Советская земля кончалась на водоразделе. Дальше было враждебное государство Усть-Сысольского уезда, созданное беглыми белогвардейцами и финскими диверсантами, мечтавшими о Великой Суоми от Балтики до Урала. Купцы из уездного города увезли свои товары на Печору и отсиживались там, ожидая, когда будет разбита армия Саламатова, чтобы вернуться по домам и начать прежнюю жизнь. Они приторговывали с зырянами, но дела звали их на Резвую. Здесь были должники их, здесь, у остяков, лежали скопленные за последние годы меха. Меха могли уйти на Обь по старой уральской дороге через Вышьюру и Ним. Триста лет искали ее воеводы и ярыжки, да так и не могли найти, но каждый лесной человек узнавал приметы этой дороги от стариков.
Ранней зимой девятнадцатого года остяки прикочевали к селу. Противоположный берег покрылся чумами. На снегу зачернела ископыть олешков, кормившихся по увалам, где редкими плешинами рос ягель. Три старика на лыжах пересекли по льду реку под любопытствующими взглядами сельчан. За плечами они несли туго набитые торока[7]. Сережка, карауливший удобную минуту, чтобы заглянуть к Каркудинову, прошмыгнул вслед за ними.
Войдя в избу, остяки поклонились князю, высыпали из тороков меха, завалив ими весь земляной пол избы. Никогда до этого Сережка не видал столько мехов. Тут были не только лисы и куницы, — а за ними чаще всего охотились деревенские добытчики, — но и соболь и кидус. Больше же всего было белых шкурок горностая с черными кончиками на хвостах.

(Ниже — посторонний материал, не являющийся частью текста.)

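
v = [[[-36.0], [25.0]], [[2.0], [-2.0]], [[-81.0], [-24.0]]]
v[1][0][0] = 2.0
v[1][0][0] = 2.0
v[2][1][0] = -24.0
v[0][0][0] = -36.0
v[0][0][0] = -36.0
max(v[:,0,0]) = 2.0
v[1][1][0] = -2.0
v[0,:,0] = [-36.0, 25.0]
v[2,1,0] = -24.0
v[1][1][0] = -2.0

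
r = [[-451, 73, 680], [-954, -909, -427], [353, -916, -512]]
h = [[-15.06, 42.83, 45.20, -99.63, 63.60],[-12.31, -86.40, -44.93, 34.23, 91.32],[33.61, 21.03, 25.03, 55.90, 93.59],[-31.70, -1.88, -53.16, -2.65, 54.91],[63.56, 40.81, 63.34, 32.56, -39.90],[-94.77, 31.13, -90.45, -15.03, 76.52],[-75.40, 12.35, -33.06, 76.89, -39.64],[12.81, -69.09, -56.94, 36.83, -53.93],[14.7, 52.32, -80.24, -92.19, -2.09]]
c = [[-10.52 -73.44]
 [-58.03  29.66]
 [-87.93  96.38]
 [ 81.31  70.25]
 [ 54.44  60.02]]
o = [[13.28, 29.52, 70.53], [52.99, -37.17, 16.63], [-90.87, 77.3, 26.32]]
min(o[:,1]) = -37.17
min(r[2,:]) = -916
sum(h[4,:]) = 160.37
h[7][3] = 36.83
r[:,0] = [-451, -954, 353]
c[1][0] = -58.03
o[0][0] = 13.28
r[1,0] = -954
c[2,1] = 96.38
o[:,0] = [13.28, 52.99, -90.87]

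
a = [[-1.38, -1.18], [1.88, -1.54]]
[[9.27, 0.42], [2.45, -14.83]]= a @ [[-2.62, -4.18], [-4.79, 4.53]]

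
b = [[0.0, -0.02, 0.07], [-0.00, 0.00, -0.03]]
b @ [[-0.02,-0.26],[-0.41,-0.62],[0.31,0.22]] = [[0.03, 0.03], [-0.01, -0.01]]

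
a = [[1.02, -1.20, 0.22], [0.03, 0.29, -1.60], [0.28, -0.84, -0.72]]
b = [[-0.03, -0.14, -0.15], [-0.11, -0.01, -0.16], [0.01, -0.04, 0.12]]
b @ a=[[-0.08, 0.12, 0.33], [-0.16, 0.26, 0.11], [0.04, -0.12, -0.02]]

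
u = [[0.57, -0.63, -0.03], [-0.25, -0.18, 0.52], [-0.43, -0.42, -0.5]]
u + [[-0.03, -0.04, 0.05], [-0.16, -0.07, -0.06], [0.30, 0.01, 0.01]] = [[0.54, -0.67, 0.02], [-0.41, -0.25, 0.46], [-0.13, -0.41, -0.49]]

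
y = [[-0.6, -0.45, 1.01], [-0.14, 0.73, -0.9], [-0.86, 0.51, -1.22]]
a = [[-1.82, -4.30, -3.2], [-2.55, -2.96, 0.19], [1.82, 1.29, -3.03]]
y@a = [[4.08, 5.21, -1.23],[-3.24, -2.72, 3.31],[-1.96, 0.61, 6.55]]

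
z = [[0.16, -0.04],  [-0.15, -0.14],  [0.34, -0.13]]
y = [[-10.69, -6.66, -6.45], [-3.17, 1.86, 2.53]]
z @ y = [[-1.58, -1.14, -1.13], [2.05, 0.74, 0.61], [-3.22, -2.51, -2.52]]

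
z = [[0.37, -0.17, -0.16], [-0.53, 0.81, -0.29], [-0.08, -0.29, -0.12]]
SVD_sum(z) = [[0.17, -0.25, 0.06], [-0.56, 0.81, -0.20], [0.09, -0.13, 0.03]] + [[0.22, 0.12, -0.15], [0.06, 0.03, -0.04], [-0.09, -0.05, 0.06]] + [[-0.03,-0.04,-0.07],[-0.02,-0.03,-0.06],[-0.09,-0.11,-0.21]]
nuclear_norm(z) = 1.67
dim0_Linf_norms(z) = [0.53, 0.81, 0.29]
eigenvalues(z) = [0.99, 0.35, -0.28]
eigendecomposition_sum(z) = [[0.14, -0.17, 0.02], [-0.68, 0.82, -0.12], [0.17, -0.2, 0.03]] + [[0.26, 0.03, -0.11], [0.19, 0.02, -0.08], [-0.16, -0.02, 0.07]] + [[-0.03, -0.03, -0.08], [-0.04, -0.03, -0.1], [-0.08, -0.07, -0.22]]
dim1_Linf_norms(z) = [0.37, 0.81, 0.29]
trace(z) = 1.06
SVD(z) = [[-0.29, -0.91, 0.29], [0.94, -0.23, 0.24], [-0.16, 0.35, 0.92]] @ diag([1.066025787412449, 0.3244701420894953, 0.275151135676541]) @ [[-0.56, 0.81, -0.20],[-0.76, -0.4, 0.52],[-0.34, -0.44, -0.83]]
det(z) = -0.10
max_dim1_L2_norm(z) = 1.01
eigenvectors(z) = [[-0.2, 0.71, 0.32], [0.95, 0.53, 0.38], [-0.23, -0.45, 0.87]]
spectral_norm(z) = 1.07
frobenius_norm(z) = 1.15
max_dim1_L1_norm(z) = 1.63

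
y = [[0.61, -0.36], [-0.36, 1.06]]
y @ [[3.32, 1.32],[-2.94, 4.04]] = [[3.08, -0.65], [-4.31, 3.81]]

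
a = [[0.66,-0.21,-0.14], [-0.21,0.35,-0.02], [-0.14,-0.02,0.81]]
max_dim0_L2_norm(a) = 0.82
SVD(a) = [[-0.6, -0.65, -0.47], [0.19, 0.46, -0.87], [0.78, -0.61, -0.14]] @ diag([0.9119535977614621, 0.6759088712522784, 0.23213753098625994]) @ [[-0.6, 0.19, 0.78],[-0.65, 0.46, -0.61],[-0.47, -0.87, -0.14]]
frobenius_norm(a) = 1.16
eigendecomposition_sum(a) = [[0.05, 0.10, 0.02], [0.1, 0.18, 0.03], [0.02, 0.03, 0.0]] + [[0.28, -0.2, 0.27], [-0.20, 0.14, -0.19], [0.27, -0.19, 0.25]] + [[0.32, -0.11, -0.42],[-0.11, 0.03, 0.14],[-0.42, 0.14, 0.55]]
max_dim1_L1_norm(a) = 1.01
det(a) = 0.14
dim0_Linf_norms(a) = [0.66, 0.35, 0.81]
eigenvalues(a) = [0.23, 0.68, 0.91]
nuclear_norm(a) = 1.82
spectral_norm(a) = 0.91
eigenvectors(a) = [[0.47, 0.65, -0.6], [0.87, -0.46, 0.19], [0.14, 0.61, 0.78]]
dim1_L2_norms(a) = [0.71, 0.41, 0.82]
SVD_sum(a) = [[0.32, -0.11, -0.42], [-0.11, 0.03, 0.14], [-0.42, 0.14, 0.55]] + [[0.28, -0.20, 0.27], [-0.20, 0.14, -0.19], [0.27, -0.19, 0.25]] + [[0.05, 0.10, 0.02], [0.1, 0.18, 0.03], [0.02, 0.03, 0.00]]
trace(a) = 1.82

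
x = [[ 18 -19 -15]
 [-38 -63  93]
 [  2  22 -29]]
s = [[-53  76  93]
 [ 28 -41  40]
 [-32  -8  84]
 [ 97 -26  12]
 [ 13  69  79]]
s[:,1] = [76, -41, -8, -26, 69]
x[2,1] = 22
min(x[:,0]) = -38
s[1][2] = 40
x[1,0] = -38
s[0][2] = 93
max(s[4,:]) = 79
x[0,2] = -15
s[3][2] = 12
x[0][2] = -15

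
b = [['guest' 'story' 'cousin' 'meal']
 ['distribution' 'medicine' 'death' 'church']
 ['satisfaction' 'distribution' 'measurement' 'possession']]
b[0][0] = 'guest'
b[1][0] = 'distribution'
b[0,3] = 'meal'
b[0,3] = 'meal'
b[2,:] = ['satisfaction', 'distribution', 'measurement', 'possession']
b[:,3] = ['meal', 'church', 'possession']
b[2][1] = 'distribution'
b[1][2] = 'death'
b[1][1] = 'medicine'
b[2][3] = 'possession'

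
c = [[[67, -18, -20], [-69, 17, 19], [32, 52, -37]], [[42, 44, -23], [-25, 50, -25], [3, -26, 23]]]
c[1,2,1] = -26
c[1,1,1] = 50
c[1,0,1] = 44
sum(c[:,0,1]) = 26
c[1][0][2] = -23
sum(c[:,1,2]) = -6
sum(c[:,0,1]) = 26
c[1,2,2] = 23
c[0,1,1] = 17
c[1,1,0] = -25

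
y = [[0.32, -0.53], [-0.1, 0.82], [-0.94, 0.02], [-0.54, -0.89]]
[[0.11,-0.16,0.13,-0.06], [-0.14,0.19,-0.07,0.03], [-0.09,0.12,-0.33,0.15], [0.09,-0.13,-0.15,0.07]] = y @ [[0.09,-0.12,0.35,-0.16], [-0.16,0.22,-0.04,0.02]]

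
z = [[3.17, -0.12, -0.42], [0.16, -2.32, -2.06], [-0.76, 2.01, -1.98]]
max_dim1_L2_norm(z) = 3.2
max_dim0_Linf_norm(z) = 3.17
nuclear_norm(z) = 9.18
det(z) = 28.07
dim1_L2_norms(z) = [3.2, 3.11, 2.92]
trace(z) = -1.13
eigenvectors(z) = [[-0.99+0.00j, 0.03-0.04j, 0.03+0.04j], [-0.07+0.00j, (0.71+0j), 0.71-0.00j], [(0.12+0j), (-0.05-0.7j), -0.05+0.70j]]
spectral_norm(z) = 3.54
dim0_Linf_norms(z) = [3.17, 2.32, 2.06]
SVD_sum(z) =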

Долго сидели остяки на земляном полу, привалясь к стенке, натертой за многие годы до блеска. Чуть выше отлакированной полосы была полоса жирная, лоснящаяся — там, где черные прямые волосы гостей прикасались к четвертому венцу избы. Гости были сердитые, голоса их звучали все громче и громче. Сережка спрятался за спиной Каркудинова, но больше всего он испугался, увидев, как из красных глаз Каркудинова потекли по морщинистым коричневым щекам крохотные мутные слезинки, которые старый сказочник так и не стряхнул, не стер, будто пропали у него силы. Потом гости ушли, а Сережка долго еще сидел в избе и слушал, как трудно дышит старик. Мальчик ждал, не зажжет ли сказочник огонь в кованом светце с тремя щипцами, в которые вставляли лучину. Но старик не двигался и молчал.
Когда уже стало совсем темно, старик вдруг окликнул его:
— Сергуня, в чьем доме комиссар живет?
— У Никитиных, — ответил Сережка.
— Проводи меня к нему.
Старик поднялся, вздул огонь, зажег светец, — все это делал он неторопливо, обстоятельно, как и раньше, но Сережка видел, что медлительность старика происходит от слабости, и осторожно сказал:
— Дедушка, может, утром-то легче идти?
— Не только свету, что в солнце, парень, — непонятно ответил князь и подал Сережке один из больших, но легких и мягких мешков, набитых мехами. — Этот вот ты понесешь, а этот — я. — И так же непонятно добавил: — Дитячье сердце, что птенец, — мягкое да пушистое, может, рука не сожмет, побоится.
Сережке показалось, что старик заговаривается, и он испугался. Но ведь и сказки его иной раз было трудно понять. И Сережка пошел впереди князя, который по вечерам плохо видел из-за куриной слепоты, нападавшей на него по осеням и веснам. Старик нес большой мешок, прихватив его левой рукой через плечо, а правой держался за Сережку.
6
Их — по-остяцки медведь, в данном случае — бог-медведь.
7
Торока́ — особый вид упаковки поклажи.